For Stage 2, the second and third most frequently occurring deficiencies were the failure of the electronic health record (EHR) system to "generate at least one report listing patients of the EP with a specific condition" as required by 42 CFR 495.6(j)(8), and the failure to send a "secure message . . . using [certified electronic health record technology] by more than 5 percent of unique patients" seen by the EP during EHR reporting period. 42 CFR 495.6(j)(17). This last failure appears to verify the concerns of many providers about the challenge involved in getting five percent of patients to use a patient portal or secure messaging function to communicate with their doctors.

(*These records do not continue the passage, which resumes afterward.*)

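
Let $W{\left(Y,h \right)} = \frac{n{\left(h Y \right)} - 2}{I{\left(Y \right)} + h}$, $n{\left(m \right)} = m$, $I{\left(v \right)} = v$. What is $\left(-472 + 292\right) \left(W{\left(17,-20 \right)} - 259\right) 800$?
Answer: $20880000$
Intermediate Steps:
$W{\left(Y,h \right)} = \frac{-2 + Y h}{Y + h}$ ($W{\left(Y,h \right)} = \frac{h Y - 2}{Y + h} = \frac{Y h - 2}{Y + h} = \frac{-2 + Y h}{Y + h}$)
$\left(-472 + 292\right) \left(W{\left(17,-20 \right)} - 259\right) 800 = \left(-472 + 292\right) \left(\frac{-2 + 17 \left(-20\right)}{17 - 20} - 259\right) 800 = - 180 \left(\frac{-2 - 340}{-3} - 259\right) 800 = - 180 \left(\left(- \frac{1}{3}\right) \left(-342\right) - 259\right) 800 = - 180 \left(114 - 259\right) 800 = \left(-180\right) \left(-145\right) 800 = 26100 \cdot 800 = 20880000$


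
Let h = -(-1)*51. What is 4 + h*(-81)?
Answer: -4127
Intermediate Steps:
h = 51 (h = -1*(-51) = 51)
4 + h*(-81) = 4 + 51*(-81) = 4 - 4131 = -4127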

But the most amazing common deficiency for Stage 1 meaningful use attestation was the failure of the attesting provider to actually have certified electronic health record technology. 42 CFR 495.6(a)(1). In other words, many of these providers just lied to CMS about their meaningful use, and they got caught. For others, perhaps the technology they used wasn't certified or wasn't in place for the entire reporting period. Whatever the reason, the CMS representative very clearly pointed out that attestations for meaningful use, which are designed to cause CMS to pay money to the attesting providers, are "claims submitted to the government" that would, when enforcement becomes less forgiving, be treated as a false claim if objectively untrue statements about the nature of the provider's compliance are included in future attestations. To this participant, it did not appear that the CMS comments about the False Claims Act were limited just to these outright untruths about acquiring and using certified technology; such comments (and enforcement) easily could be extended to a willful failure to conduct and update security risk assessments in the future.
In this case, the usual Latin maxim of "caveat emptor" doesn't really apply. Instead, "let the NON-buyer beware."